Honey Balsamic Glazed Salmon w/ Sunrise Potatoes and Asparagus


4-5 Small Salmon Filets
Sunrise Medley Potatoes
1-2 sprigs Rosemary
3-4 Garlic Cloves
3 Tbsp Raw Honey
2 Tbsp. Dijon
Balsamic Glaze
Halve potatoes.
Chop away stems from asparagus.
Loosely chop rosemary.
Combine olive oil, garlic, rosemary with potatoes. Add salt and pepper. Cover with foil and bake potatoes for 15 mins.
Season salmon with salt and pepper and sear skin side up in a medium hot pan.
Combine Honey and Dijon mustard in a separate bowl.
Brush seared salmon fillets with honey mustard mixture.
Top with Rosemary. Bake for 9-11 mins. Potatoes will finish the baking process during fish cooking time.

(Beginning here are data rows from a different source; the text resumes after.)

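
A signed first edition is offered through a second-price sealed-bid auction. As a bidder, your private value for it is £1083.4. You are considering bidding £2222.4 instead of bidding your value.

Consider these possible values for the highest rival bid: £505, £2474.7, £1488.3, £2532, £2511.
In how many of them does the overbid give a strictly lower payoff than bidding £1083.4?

1

The deviation hurts exactly when the highest competing bid lies strictly between £1083.4 and £2222.4 — overbidding then wins at a price above your value.
£505: below both → same outcome either way.
£2474.7: above both → same outcome either way.
£1488.3: inside the interval → strictly worse (loss £404.9).
£2532: above both → same outcome either way.
£2511: above both → same outcome either way.
Count: 1.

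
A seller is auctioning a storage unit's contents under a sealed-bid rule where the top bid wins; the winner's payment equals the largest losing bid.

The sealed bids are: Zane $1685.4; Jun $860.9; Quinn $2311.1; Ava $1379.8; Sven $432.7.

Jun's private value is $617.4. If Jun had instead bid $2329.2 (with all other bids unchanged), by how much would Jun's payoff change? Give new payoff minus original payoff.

−$1693.7

The highest bid among the other bidders is $2311.1; Jun's bid doesn't change that.
Original bid $860.9: Jun is not highest (top rival bid is $2311.1); payoff $0.
Alternative bid $2329.2: Jun is highest, pays the top rival bid $2311.1; payoff $617.4 − $2311.1 = −$1693.7.
Change in payoff = −$1693.7 − ($0) = −$1693.7.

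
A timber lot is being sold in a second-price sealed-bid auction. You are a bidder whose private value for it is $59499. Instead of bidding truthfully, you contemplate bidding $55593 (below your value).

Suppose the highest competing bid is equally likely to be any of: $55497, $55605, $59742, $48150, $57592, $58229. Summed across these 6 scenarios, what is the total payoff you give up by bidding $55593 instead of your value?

The deviation costs you only when the competing bid falls strictly between $55593 and $59499; elsewhere both bids give the same outcome.
$55497: outcomes coincide → loss $0.
$55605: truthful payoff $3894, deviation payoff $0 → loss $3894.
$59742: outcomes coincide → loss $0.
$48150: outcomes coincide → loss $0.
$57592: truthful payoff $1907, deviation payoff $0 → loss $1907.
$58229: truthful payoff $1270, deviation payoff $0 → loss $1270.
Total loss = $3894 + $1907 + $1270 = $7071.

$7071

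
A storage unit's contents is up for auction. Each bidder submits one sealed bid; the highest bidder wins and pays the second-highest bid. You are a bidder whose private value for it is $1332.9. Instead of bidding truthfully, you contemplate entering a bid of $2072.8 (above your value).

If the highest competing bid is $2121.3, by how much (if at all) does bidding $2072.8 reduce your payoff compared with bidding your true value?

$0

Bidding your value $1332.9: you lose (since $1332.9 < $2121.3). Payoff $0.
Bidding $2072.8: you lose. Payoff $0.
Difference = $0 − $0 = $0; both bids lead to the same outcome because the competing bid is above both your value and your alternative bid.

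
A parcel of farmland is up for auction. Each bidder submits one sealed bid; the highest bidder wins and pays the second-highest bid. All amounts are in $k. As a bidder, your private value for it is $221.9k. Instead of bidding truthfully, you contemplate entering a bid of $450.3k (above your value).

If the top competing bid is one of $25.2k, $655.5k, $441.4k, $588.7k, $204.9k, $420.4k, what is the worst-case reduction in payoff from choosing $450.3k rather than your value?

$219.5k

$25.2k: same outcome either way → loss $0k.
$655.5k: same outcome either way → loss $0k.
$441.4k: truthful gives $0k, deviation gives −$219.5k → loss $219.5k.
$588.7k: same outcome either way → loss $0k.
$204.9k: same outcome either way → loss $0k.
$420.4k: truthful gives $0k, deviation gives −$198.5k → loss $198.5k.
Maximum loss: $219.5k.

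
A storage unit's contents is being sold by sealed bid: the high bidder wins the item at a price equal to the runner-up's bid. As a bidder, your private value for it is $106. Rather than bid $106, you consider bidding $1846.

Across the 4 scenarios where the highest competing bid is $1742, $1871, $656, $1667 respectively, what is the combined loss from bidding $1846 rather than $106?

The deviation costs you only when the competing bid falls strictly between $106 and $1846; elsewhere both bids give the same outcome.
$1742: truthful payoff $0, deviation payoff −$1636 → loss $1636.
$1871: outcomes coincide → loss $0.
$656: truthful payoff $0, deviation payoff −$550 → loss $550.
$1667: truthful payoff $0, deviation payoff −$1561 → loss $1561.
Total loss = $1636 + $550 + $1561 = $3747.

$3747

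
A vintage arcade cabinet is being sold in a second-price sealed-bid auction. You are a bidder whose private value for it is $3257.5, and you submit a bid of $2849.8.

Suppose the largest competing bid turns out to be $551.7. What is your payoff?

$2705.8

Your bid $2849.8 exceeds the highest competing bid $551.7, so you win.
In a second-price auction the winner pays the second-highest bid, $551.7.
Payoff = value − price = $3257.5 − $551.7 = $2705.8.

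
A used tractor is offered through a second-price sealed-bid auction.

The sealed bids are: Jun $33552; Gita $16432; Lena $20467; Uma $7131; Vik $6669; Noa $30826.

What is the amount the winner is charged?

$30826

Highest bid: Jun at $33552, so Jun wins.
Second-highest bid: Noa at $30826 — that is the price the winner pays.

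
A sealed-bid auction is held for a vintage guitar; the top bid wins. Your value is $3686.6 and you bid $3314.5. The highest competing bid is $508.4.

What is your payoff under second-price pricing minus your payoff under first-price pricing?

$2806.1

You have the highest bid, so you win under either rule.
Second-price: pay $508.4 → payoff $3178.2.
First-price: pay your own bid $3314.5 → payoff $372.1.
Difference = $3178.2 − ($372.1) = $2806.1.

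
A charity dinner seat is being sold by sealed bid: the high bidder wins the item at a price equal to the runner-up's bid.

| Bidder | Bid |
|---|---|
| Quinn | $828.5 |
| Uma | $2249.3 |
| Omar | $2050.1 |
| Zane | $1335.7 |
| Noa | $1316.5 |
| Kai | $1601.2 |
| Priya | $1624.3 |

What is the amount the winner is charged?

$2050.1

Highest bid: Uma at $2249.3, so Uma wins.
Second-highest bid: Omar at $2050.1 — that is the price the winner pays.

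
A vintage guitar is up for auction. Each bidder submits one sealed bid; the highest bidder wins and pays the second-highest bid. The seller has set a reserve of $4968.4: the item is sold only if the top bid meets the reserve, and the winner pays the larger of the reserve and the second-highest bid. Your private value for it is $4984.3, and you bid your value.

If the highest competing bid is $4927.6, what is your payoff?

Your bid $4984.3 is the highest and exceeds the reserve.
Price = max(second-highest bid, reserve) = max($4927.6, $4968.4) = $4968.4.
Payoff = $4984.3 − $4968.4 = $15.9.

$15.9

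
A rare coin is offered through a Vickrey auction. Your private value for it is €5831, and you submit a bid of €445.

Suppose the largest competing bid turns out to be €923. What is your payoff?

Your bid €445 is below the highest competing bid €923, so you lose.
A losing bidder pays nothing and receives nothing: payoff = €0.

€0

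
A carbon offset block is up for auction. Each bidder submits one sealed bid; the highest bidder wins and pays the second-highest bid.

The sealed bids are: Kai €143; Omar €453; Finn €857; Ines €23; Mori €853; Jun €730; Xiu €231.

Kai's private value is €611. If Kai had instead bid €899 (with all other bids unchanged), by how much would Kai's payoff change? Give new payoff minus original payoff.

−€246

The highest bid among the other bidders is €857; Kai's bid doesn't change that.
Original bid €143: Kai is not highest (top rival bid is €857); payoff €0.
Alternative bid €899: Kai is highest, pays the top rival bid €857; payoff €611 − €857 = −€246.
Change in payoff = −€246 − (€0) = −€246.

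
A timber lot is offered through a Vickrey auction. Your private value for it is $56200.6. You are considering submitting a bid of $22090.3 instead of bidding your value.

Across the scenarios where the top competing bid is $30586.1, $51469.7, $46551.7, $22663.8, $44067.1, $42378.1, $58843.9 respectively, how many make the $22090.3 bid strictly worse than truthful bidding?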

During the final 5 mins. of baking time, use the same pan used for the fish, heat to medium high heat. Sauté olive oil and remaining garlic. Cook asparagus 2-3 mins. Add 1/4 cup water cover and cook for 2 mins.

Plate fish and drizzle with balsamic glaze, add sides and serve.

Wine pairing- a nice crisp French Sauvignon Blanc or aromatic Pinot Grigio.